Genome Editing: A New Experimental Clinical Test in Gene Therapy


Experimental treatment for aggressive leukaemia

Alyssa, a young British adolescent suffering from an aggressive form of leukaemia, affecting her immunity cells and not responding to the usual treatments – in particular chemotherapy and bone marrow transplants – received a 6-month experimental treatment. Without which, according to the hospital press release, her only option was palliative care. This clinical test, conducted by the doctors at Great Ormond Street Hospital for Children (GOSH) in London, was reported during the yearly meeting of the American Haematology Society last December.

Gene therapy based on gene editing

Thus in May 2022, Alyssa became the first patient declared to the world to receive genetically modified CAR-T [1] cells. This was an experimental treatment based on gene therapy using the latest genome editing techniques. Blood cells – provided by a healthy donor – were genetically modified beforehand to enable them to track and destroy Alyssa’s cancerous T cells. 28 days later, she was considered to be in remission, and was able to receive a second graft of bone marrow to re-establish her immune system.
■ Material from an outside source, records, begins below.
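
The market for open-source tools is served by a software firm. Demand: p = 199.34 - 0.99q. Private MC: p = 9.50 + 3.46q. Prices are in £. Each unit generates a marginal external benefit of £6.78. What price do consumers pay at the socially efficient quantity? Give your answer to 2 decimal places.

P = £155.60

Social marginal cost = private MC − MEB = 2.72 + 3.46q.
Set SMC = demand: 2.72 + 3.46q = 199.34 - 0.99q → q* = 44.1843.
Consumer price on the demand curve at q*: 199.34 − 0.99×44.1843 = 155.5975.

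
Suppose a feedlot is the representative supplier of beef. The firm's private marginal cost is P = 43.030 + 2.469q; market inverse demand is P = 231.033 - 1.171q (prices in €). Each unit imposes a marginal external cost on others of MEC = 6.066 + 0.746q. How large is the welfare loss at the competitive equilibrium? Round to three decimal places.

DWL = €226.725

Market equilibrium (private): 43.030 + 2.469q = 231.033 - 1.171q → q_m = 51.6492.
Social marginal cost = private MC + MEC = 49.096 + 3.215q.
Set SMC = demand: 49.096 + 3.215q = 231.033 - 1.171q → q* = 41.4813.
The loss is the area between SMC and demand from q* to q_m; with linear curves that's a triangle of height MEC(q_m).
DWL = ½ × 10.1679 × 44.5963 = 226.7254.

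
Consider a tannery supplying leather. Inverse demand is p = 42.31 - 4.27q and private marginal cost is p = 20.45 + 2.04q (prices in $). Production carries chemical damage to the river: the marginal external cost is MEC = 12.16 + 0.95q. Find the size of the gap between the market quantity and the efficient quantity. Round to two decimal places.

2.13 units

Market equilibrium (private): 20.45 + 2.04q = 42.31 - 4.27q → q_m = 3.4643.
Social marginal cost = private MC + MEC = 32.61 + 2.99q.
Set SMC = demand: 32.61 + 2.99q = 42.31 - 4.27q → q* = 1.3361.
Gap = |3.4643 − 1.3361| = 2.1282.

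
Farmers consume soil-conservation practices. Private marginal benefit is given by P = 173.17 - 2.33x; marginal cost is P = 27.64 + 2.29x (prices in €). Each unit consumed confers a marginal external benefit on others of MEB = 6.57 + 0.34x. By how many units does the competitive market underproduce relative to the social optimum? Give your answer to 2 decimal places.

Market equilibrium (private): 27.64 + 2.29x = 173.17 - 2.33x → x_m = 31.5000.
Social marginal benefit = demand + MEB = 179.74 - 1.99x.
Set SMB = MC: 179.74 - 1.99x = 27.64 + 2.29x → x* = 35.5374.
Gap = |31.5000 − 35.5374| = 4.0374.

4.04 units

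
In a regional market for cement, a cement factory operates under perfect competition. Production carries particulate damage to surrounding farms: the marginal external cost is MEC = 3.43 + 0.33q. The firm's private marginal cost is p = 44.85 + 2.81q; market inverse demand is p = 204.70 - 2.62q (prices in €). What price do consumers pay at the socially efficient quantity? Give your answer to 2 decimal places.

P = €133.55

Social marginal cost = private MC + MEC = 48.28 + 3.14q.
Set SMC = demand: 48.28 + 3.14q = 204.70 - 2.62q → q* = 27.1563.
Consumer price on the demand curve at q*: 204.70 − 2.62×27.1563 = 133.5505.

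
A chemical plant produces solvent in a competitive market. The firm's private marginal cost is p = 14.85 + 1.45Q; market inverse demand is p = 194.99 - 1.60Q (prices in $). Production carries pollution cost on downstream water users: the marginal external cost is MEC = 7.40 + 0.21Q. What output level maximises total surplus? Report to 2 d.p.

Social marginal cost = private MC + MEC = 22.25 + 1.66Q.
Set SMC = demand: 22.25 + 1.66Q = 194.99 - 1.60Q → Q* = 52.9877.

Q* = 52.99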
The preparation of these cells is based on an innovative technology and involved several stages:

  • Collection from a healthy donor
  • Modification so that the cells cannot not “recognized” and attacked by the patient’s immune system.
  • Modification so that they do not attack one another.
  • Modification to make them “invisible” to other anti-cancer treatments.
  • Modification so that the CAT-T cells can recognize and attack the patient’s cancerous
    T cells.

Gene therapy based on genome editing techniques offers great promise for treatments and therapeutic progress. Six months after the graft, according to her doctors, Alyssa is in good health and continues with her post-graft monitoring at the Great Ormond Street Hospital.